The IGF-1 levels increased approximately 40% as well as the IGFBP-3 levels, which were also significantly increased. Fat-free mass increased significantly, whereas total and visceral fat were not significantly changed. Interestingly, GH levels were increased by MK-677 treatment throughout the 8-week study period, even though the GH response to MK-677 was lower at 2 and 8 weeks compared to the initial response. The scientists speculate that the observation period was too short or the dose too low to appreciate changes in visceral fat. Furthermore no women were included into the study. Johansson described that in obese males, GH treatment reduces the visceral fat mass over a 9 month period. As obesity is an important risk factor in hypertension, diabetes and cardiovascular disease, the results of long-term studies investigating the effects of GH secretagogues on body composition may provide important information on possible therapeutic applications in other pathologic states as well. In the acute phase of critical illness the response of the somatotropic axis is characterized by an increase of the total amount of GH released. The interpulse concentrations of GH are relatively high whereas the serum concentrations of IGF-1 are low. These changes are probably explained by a state of GH resistance, which may be related to a decreased GH receptor expression.

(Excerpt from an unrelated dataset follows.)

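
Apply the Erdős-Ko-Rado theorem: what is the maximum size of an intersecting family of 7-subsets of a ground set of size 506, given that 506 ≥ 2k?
max |F| = C(505, 6) = 22359848185500

Erdős-Ko-Rado (1961): when n ≥ 2k, max |F| = C(n−1, k−1). The bound is attained by the star {A : i ∈ A} for any fixed i ∈ [n]. Here C(506−1, 7−1) = C(505, 6) = 22359848185500.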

Whereas IGFBP-3 decreases, IGFBP-1 remains in normal or slightly elevated concentrations. In prolonged critical illness GH secretion is characterized by a reduced pulse amplitude, elevated interpulse levels and the number of pulses is high. This condition is also associated with low levels of IGF-1,IGFBP-3 and acid-labile subunit. Growth hormone binding protein (GHBP) has been found to be low in critically ill patients; GHBP is positively regulated by GH. Several studies have demonstrated that there are short-term benefits in nitrogen balance following the administration of pharmacological doses of GH to patients in an increased catabolic state. Vara-Torbeck and colleagues investigated the effects of GH treatment (2.6 mg daily) in 180 patients undergoing cholecystectomy in a placebo-controlled study. The results suggest that there is a reduction in hospital stay and infection rate in the treatment group compared to those receiving placebo. Nevertheless, due to the state of GH resistance it is anticipated that ongoing trials with exogenous GH may be unable to demonstrate major benefit in the acute phase of illness. Recently a large multicenter study of GH treatment in intensive care unit patients was discontinued due to an increase in mortality of GH treated patients.